Brian Head Ski Resort is a ski destination for Southern Utah and the southern California, Arizona, and Las Vegas areas. Located 3.5 hours north east of Las Vegas and four hours south of Salt Lake City, it is Utah's southernmost ski resort. Brian Head Resort was established in 1964, and once operated as a one-chairlift resort. Currently, the resort has 8 chairlifts, 72 runs, and over 650 skiable acres. It also features a bridge between its two skiable mountains, Navajo Peak and Brian Head.

Mountain Capital Partners acquired Brian Head in 2019.

==Statistics==
- Base elevation: 9,600 ft (2926 m)
- Summit elevation: 11,307 ft (3446 m)
- Vertical rise: 1,707 ft (520 m)
- Total mountain peaks: 2
- Total skiable area: 660 acres (2.2 km^{2})
- Lifts: (8 total)
  - 2 High Speed Quad chairs, 5 Triple chairs, 1 double chair, and 2 surface lifts.
- Terrain:
  - Beginner: 35%
  - Intermediate: 35%
  - Advanced 20%
  - Expert: 10%
- Winter season: mid-November through mid-April.

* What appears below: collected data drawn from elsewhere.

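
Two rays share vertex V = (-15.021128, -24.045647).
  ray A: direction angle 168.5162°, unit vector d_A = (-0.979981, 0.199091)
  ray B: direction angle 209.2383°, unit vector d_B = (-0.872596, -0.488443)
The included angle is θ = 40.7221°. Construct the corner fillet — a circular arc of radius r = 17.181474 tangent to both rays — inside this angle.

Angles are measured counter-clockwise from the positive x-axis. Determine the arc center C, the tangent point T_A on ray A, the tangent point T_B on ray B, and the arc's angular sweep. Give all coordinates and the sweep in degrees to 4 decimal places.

center=(-63.8109,-31.6661) T_A=(-60.3902,-14.8286) T_B=(-55.4187,-46.6586) sweep=139.2779

bisector direction at 188.8773° = (-0.988021,-0.154318)
center distance |VC| = r/sin(θ/2) = 17.181474/sin(20.3610°) = 49.381304
C = V + |VC|·bis = (-63.8109,-31.6661)
T_A = V + ((C−V)·d_A)·d_A = V + 46.2959·d_A = (-60.3902,-14.8286)
T_B = V + ((C−V)·d_B)·d_B = V + 46.2959·d_B = (-55.4187,-46.6586)
sweep = 180° − θ = 139.2779°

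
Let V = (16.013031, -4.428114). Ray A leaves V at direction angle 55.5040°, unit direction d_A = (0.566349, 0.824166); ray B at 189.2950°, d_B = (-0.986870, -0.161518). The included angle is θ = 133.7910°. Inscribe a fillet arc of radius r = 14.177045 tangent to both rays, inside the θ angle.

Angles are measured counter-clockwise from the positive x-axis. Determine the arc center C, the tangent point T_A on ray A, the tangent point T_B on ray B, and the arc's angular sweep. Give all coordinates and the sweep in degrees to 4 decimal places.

center=(7.7543,8.5859) T_A=(19.4385,0.5567) T_B=(10.0441,-5.4050) sweep=46.2090

bisector direction at 122.3995° = (-0.535819,0.844333)
center distance |VC| = r/sin(θ/2) = 14.177045/sin(66.8955°) = 15.413338
C = V + |VC|·bis = (7.7543,8.5859)
T_A = V + ((C−V)·d_A)·d_A = V + 6.0483·d_A = (19.4385,0.5567)
T_B = V + ((C−V)·d_B)·d_B = V + 6.0483·d_B = (10.0441,-5.4050)
sweep = 180° − θ = 46.2090°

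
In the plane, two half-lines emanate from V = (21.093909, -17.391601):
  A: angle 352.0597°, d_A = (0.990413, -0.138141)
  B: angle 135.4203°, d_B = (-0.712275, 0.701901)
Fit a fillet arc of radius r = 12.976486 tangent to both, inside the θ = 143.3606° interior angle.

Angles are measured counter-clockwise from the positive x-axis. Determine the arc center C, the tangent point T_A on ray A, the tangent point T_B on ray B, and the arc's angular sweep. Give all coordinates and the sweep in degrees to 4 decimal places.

center=(27.1418,-5.1331) T_A=(25.3492,-17.9851) T_B=(18.0336,-14.3759) sweep=36.6394

bisector direction at 63.7400° = (0.442445,0.896796)
center distance |VC| = r/sin(θ/2) = 12.976486/sin(71.6803°) = 13.669280
C = V + |VC|·bis = (27.1418,-5.1331)
T_A = V + ((C−V)·d_A)·d_A = V + 4.2965·d_A = (25.3492,-17.9851)
T_B = V + ((C−V)·d_B)·d_B = V + 4.2965·d_B = (18.0336,-14.3759)
sweep = 180° − θ = 36.6394°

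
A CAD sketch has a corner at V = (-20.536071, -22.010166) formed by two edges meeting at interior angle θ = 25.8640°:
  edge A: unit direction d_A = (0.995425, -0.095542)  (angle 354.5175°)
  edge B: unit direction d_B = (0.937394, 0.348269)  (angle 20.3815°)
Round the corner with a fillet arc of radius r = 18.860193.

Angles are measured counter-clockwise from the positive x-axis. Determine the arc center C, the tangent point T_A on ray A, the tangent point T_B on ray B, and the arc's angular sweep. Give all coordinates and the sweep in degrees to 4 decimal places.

center=(63.0272,-11.0838) T_A=(61.2253,-29.8577) T_B=(56.4588,6.5957) sweep=154.1360

bisector direction at 7.4495° = (0.991560,0.129652)
center distance |VC| = r/sin(θ/2) = 18.860193/sin(12.9320°) = 84.274608
C = V + |VC|·bis = (63.0272,-11.0838)
T_A = V + ((C−V)·d_A)·d_A = V + 82.1371·d_A = (61.2253,-29.8577)
T_B = V + ((C−V)·d_B)·d_B = V + 82.1371·d_B = (56.4588,6.5957)
sweep = 180° − θ = 154.1360°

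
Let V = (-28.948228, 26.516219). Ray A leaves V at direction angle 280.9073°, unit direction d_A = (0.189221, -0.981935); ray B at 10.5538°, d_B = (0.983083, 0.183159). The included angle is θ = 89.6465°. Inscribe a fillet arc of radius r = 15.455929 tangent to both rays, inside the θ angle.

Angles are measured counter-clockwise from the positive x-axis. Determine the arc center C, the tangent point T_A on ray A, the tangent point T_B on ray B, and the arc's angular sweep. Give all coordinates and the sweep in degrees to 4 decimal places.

bisector direction at 325.7306° = (0.826399,-0.563085)
center distance |VC| = r/sin(θ/2) = 15.455929/sin(44.8233°) = 21.925727
C = V + |VC|·bis = (-10.8288,14.1702)
T_A = V + ((C−V)·d_A)·d_A = V + 15.5516·d_A = (-26.0055,11.2456)
T_B = V + ((C−V)·d_B)·d_B = V + 15.5516·d_B = (-13.6597,29.3646)
sweep = 180° − θ = 90.3535°

center=(-10.8288,14.1702) T_A=(-26.0055,11.2456) T_B=(-13.6597,29.3646) sweep=90.3535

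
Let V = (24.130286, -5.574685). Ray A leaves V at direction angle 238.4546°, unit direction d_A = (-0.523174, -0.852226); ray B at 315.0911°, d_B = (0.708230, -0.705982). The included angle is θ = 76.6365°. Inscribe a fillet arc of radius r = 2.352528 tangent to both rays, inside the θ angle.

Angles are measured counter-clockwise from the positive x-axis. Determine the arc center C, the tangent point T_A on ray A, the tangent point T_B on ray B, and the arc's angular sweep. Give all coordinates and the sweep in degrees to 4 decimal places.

center=(24.5778,-9.3424) T_A=(22.5729,-8.1116) T_B=(26.2386,-7.6763) sweep=103.3635

bisector direction at 276.7729° = (0.117933,-0.993022)
center distance |VC| = r/sin(θ/2) = 2.352528/sin(38.3182°) = 3.794223
C = V + |VC|·bis = (24.5778,-9.3424)
T_A = V + ((C−V)·d_A)·d_A = V + 2.9769·d_A = (22.5729,-8.1116)
T_B = V + ((C−V)·d_B)·d_B = V + 2.9769·d_B = (26.2386,-7.6763)
sweep = 180° − θ = 103.3635°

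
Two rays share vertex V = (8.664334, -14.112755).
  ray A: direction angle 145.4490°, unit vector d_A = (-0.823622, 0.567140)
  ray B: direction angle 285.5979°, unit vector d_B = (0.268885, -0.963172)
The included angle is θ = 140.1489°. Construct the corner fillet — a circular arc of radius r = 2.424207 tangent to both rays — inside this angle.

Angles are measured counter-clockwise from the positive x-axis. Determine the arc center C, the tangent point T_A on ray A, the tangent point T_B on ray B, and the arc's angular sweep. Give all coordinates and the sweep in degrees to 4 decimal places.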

==Lifts and Additional Information==
There are 8 chairs at the resort. Chair 6 is the only double. Chairs 1, 3, 5, 7-8 are all triples. Chairs 2 and 4 are high speed quads. Lift names are as follows:
1: Wildflower
2: Giant Steps Express
3: Blackfoot
4: Navajo Express
5: Roulette
6: Pioneer
7: The Dunes
8: Alpen Glow

The lifts 1, 4, and 6 are located on the Navajo Peak mountain and lifts 2, 3, 5, 7, and 8 are on the Brian Head Peak mountain. The ski bridge that connects the resorts goes over Utah Highway UT-143 with lift number 1 located just to the east of the bridge. The lift starts near the base of the Brian Head Peak side and goes to the top of the Navajo Peak side.

===Navajo Peak===
The Navajo Peak side provides more beginner and intermediate terrain. The number 6 lift provides the easiest terrain on the mountain. There are also two surface lifts just below lift number 6 designed specifically for beginners. This mountain has one advanced (black diamond) run.

===Brian Head Peak===
The Brian Head Peak side provides a good balance of intermediate terrain and advanced terrain with some beginner runs near the base. There are advanced runs throughout this side with most advanced near the number 5, 7, and 8 lifts. Number 2 lift is one of two high speed quad lifts at the resort and takes you to the chair lift summit of 10,900 feet.